At the December 19, 2017 City Council meeting, former City Council member, Donna Messinger requested the City Council investigate the ethics complaint she filed a year before on December 23, 2016 against Street Supervisor Tony Ashbaugh, Mayor O’Donnell and City Council members Spirito and Kroll. When she first requested an investigation at the January 17, 2017 council meeting, Mayor O’Donnell told her due to a legal opinion by the city attorney, the complaint could not be addressed until the Ray Kirkus Freedom of Information Act request (FOIA) lawsuit was resolved. O’Donnell went on to publicly state that he believed the ethics complaint against him was “frivolous” although he authorized $10,000 for an investigation of a truly baseless and frivolous ethics complaint filed by Street Supervisor Tony Ashbaugh against then Police Chief Larry Pitchford.

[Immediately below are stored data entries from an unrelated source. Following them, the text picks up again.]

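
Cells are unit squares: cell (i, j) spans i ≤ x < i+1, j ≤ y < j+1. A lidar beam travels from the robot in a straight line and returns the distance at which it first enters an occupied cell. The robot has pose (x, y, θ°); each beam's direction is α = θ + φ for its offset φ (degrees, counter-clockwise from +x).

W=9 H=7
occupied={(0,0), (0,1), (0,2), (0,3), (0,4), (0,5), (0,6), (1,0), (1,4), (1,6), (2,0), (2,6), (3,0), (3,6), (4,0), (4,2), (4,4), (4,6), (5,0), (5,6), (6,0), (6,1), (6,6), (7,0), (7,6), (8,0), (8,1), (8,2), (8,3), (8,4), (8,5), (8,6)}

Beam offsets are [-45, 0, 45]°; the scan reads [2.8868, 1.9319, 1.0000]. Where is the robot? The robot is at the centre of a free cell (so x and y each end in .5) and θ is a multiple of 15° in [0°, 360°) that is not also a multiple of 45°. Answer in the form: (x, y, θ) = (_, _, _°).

Candidates: 31 free-cell centres × 16 headings = 496 poses. Raycast each; keep the one whose scan matches to 4 dp.
  (4.5, 3.5, 30°): beam 1 = 3.6235 ≠ 2.8868 ✗
  (3.5, 4.5, 60°): beam 1 = 0.5176 ≠ 2.8868 ✗
  (1.5, 1.5, 15°): beam 1 = 1.0000 ≠ 2.8868 ✗
  …
  (7.5, 3.5, 255°): r_1=2.8868, r_2=1.9319, r_3=1.0000 — all match ✓
No second candidate reproduces the full scan.

(x, y, θ) = (7.5, 3.5, 255°)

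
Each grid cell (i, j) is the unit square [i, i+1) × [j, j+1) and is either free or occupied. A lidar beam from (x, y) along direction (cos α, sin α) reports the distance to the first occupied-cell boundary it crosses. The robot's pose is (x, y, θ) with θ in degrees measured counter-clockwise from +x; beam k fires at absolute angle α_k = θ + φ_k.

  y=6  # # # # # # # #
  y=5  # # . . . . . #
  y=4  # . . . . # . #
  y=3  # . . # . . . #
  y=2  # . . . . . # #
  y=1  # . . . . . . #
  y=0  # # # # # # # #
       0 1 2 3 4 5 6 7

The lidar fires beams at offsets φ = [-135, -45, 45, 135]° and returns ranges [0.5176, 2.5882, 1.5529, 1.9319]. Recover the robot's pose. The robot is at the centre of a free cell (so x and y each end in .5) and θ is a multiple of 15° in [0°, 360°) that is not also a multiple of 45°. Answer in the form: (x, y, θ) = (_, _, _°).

(x, y, θ) = (3.5, 1.5, 60°)

The pose lattice has 26·16 = 416 candidates. Test each by forward raycasting.
  (3.5, 2.5, 255°): beam 1 = 0.5774 ≠ 0.5176 ✗
  (4.5, 2.5, 15°): beam 1 = 1.7321 ≠ 0.5176 ✗
  (2.5, 4.5, 330°): beam 1 = 1.5529 ≠ 0.5176 ✗
  (4.5, 2.5, 105°): beam 1 = 2.8868 ≠ 0.5176 ✗
  …
  (3.5, 1.5, 60°): r_1=0.5176, r_2=2.5882, r_3=1.5529, r_4=1.9319 — all match ✓
Unique over the lattice → pose = (3.5, 1.5, 60°).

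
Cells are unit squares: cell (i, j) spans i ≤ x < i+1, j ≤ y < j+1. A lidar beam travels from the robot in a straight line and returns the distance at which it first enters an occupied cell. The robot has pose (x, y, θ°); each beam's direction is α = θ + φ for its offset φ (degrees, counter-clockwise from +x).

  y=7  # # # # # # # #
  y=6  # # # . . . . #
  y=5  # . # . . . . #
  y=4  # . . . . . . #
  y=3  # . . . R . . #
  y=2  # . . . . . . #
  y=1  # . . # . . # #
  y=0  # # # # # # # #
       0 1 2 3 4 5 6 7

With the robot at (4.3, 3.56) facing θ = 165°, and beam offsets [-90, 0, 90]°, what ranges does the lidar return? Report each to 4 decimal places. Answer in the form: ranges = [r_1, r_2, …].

beam 1: φ=-90°, α=75°
  cosα=0.2588 sinα=0.9659 | (4,3) | tMaxX 2.7046 tMaxY 0.4555 | tΔX 3.8637 tΔY 1.0353
    t=0.4555 [y] (4,4)
    t=1.4908 [y] (4,5)
    t=2.5261 [y] (4,6)
    t=2.7046 [x] (5,6)
    t=3.5614 [y] (5,7) — stop
  → r_1 = 3.5614
beam 2: φ=0°, α=165°
  cosα=-0.9659 sinα=0.2588 | (4,3) | tMaxX 0.3106 tMaxY 1.7000 | tΔX 1.0353 tΔY 3.8637
    t=0.3106 [x] (3,3)
    t=1.3459 [x] (2,3)
    t=1.7000 [y] (2,4)
    t=2.3811 [x] (1,4)
    t=3.4164 [x] (0,4) — stop
  → r_2 = 3.4164
beam 3: φ=90°, α=255°
  cosα=-0.2588 sinα=-0.9659 | (4,3) | tMaxX 1.1591 tMaxY 0.5798 | tΔX 3.8637 tΔY 1.0353
    t=0.5798 [y] (4,2)
    t=1.1591 [x] (3,2)
    t=1.6150 [y] (3,1) — stop
  → r_3 = 1.6150

ranges = [3.5614, 3.4164, 1.6150]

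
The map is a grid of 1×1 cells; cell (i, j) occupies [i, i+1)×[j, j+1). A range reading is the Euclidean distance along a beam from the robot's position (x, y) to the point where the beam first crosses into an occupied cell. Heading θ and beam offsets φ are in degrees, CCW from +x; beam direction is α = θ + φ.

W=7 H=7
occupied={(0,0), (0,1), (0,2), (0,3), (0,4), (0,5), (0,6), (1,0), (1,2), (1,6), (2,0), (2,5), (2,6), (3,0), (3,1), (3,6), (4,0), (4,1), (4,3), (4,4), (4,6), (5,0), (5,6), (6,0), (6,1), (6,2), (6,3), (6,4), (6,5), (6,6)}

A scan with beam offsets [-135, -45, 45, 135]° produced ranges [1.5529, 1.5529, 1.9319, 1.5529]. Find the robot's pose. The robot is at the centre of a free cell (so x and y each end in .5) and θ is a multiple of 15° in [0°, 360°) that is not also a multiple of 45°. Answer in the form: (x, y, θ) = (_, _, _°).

(x, y, θ) = (2.5, 3.5, 240°)

Enumerate (i+0.5, j+0.5, θ) over the 19 free cells and 16 admissible headings. For each, cast all 4 beams and compare to the given ranges.
  (4.5, 2.5, 300°): beam 1 = 3.6235 ≠ 1.5529 ✗
  (5.5, 4.5, 300°): beam 1 = 0.5176 ≠ 1.5529 ✗
  (1.5, 5.5, 15°): beam 1 = 1.0000 ≠ 1.5529 ✗
  (1.5, 3.5, 285°): beam 1 = 0.5774 ≠ 1.5529 ✗
  …
  (2.5, 3.5, 240°): r_1=1.5529, r_2=1.5529, r_3=1.9319, r_4=1.5529 — all match ✓
Unique over the lattice → pose = (2.5, 3.5, 240°).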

Although Ashbaugh didn’t want two public surveillance videos to become public, one that revealed that he spoke about a co-worker shooting Messinger at a council meeting, the videos were made public in October 2017. Based on O’Donnell’s promise to address her ethics complaint once the FOIA lawsuit was settled, Messinger in good faith again requested an investigation a year after the infraction took place. She heard nothing from the mayor or any of the four council members who didn’t bother to discuss the issue or contact Messinger. This is truly disrespectful after stringing her on for a year, leading her on to believe they would investigate it. It appears that a street supervisor’s concern about public videos becoming public is more important to the mayor and council members than a woman worried about violence against her. Let’s face it, the mayor and council members have realized they can ignore the concerns and issues of the public, protect the inappropriate behavior of employees and only focus on the issues their supporters care about. Although Section D of the Code of Ethics ordinance states a public official shall treat all members of the public with professional courtesy, impartiality, fairness and equality, it appears none of the council members worry about their own ethics as long as their base supports them.
Below is the request made by former City Council member Donna Messinger. Attached is her original ethics complaint. Donna Messinger’s Ethics Complaint
December 19, 2017
TO: Mayor Lou O’Donnell, Council members Ennis, Robertson, Spirito, and Kroll
At the January 17, 2017 New Buffalo City Council meeting, I requested my December 23, 2016 ethics complaint be addressed. Mayor Lou O’Donnell stated that the Council was advised by its attorneys not to comment on this complaint until Mr. Kirkus’ Freedom of Information Act lawsuit was resolved. Mayor O’Donnell further stated that he believed my complaint to be ‘frivolous’. Because the Mayor’s opinion led to the Council not seriously considering a violent threat voiced by a male employee against the only female council member, it is now being investigated by the Michigan Department of Civil Rights. Although Mayor O’Donnell assured Council member Ennis that I was told that city attorneys had advised the Mayor not to address my complaint until Mr. Kirkus’ lawsuit was resolved, I never received any such communication. I request copies of that communication and copies of the opinions from the attorneys that advised the Council not to address my complaint until after the lawsuit was resolved. I don’t believe they exist.
The Council members are ethically obligated to review the statement made by Street Supervisor Tony Ashbaugh concerning me. This statement can be found on the Sunday, August 7, 2016 public audio surveillance recording in city hall at 9:55 am when Mr. Ashbaugh used the key to the file cabinet in the front office to access a psychological evaluation in the personnel file of Diana (Selir), a female employee. Then he stated ‘Hey Donna, when you’re bitching at council meetings, do you ever worry about Diana shooting you? It’s okay, she’s sane!’ (Laughter) At 14:27:26, Mr. Ashaugh said to Debra Lambrix who was also working in the office, ‘So they can listen in on us huh?’ and she replied, ‘uh-huh.’ Mr. Ashbaugh responded ‘if you’re listening, kiss my ass.’ Given that Mr. Ashbaugh understood that city officials could listen to the recorded conversation through electronic recording, I continue to contend that instead of trying to cover for a male employee’s inappropriate language concerning a female official, the Council had an obligation to address it at the time. My attached complaint still stands and I request it be resolved through the termination of the male employee because I don’t think it was frivolous nor was it innocent ‘locker talk.’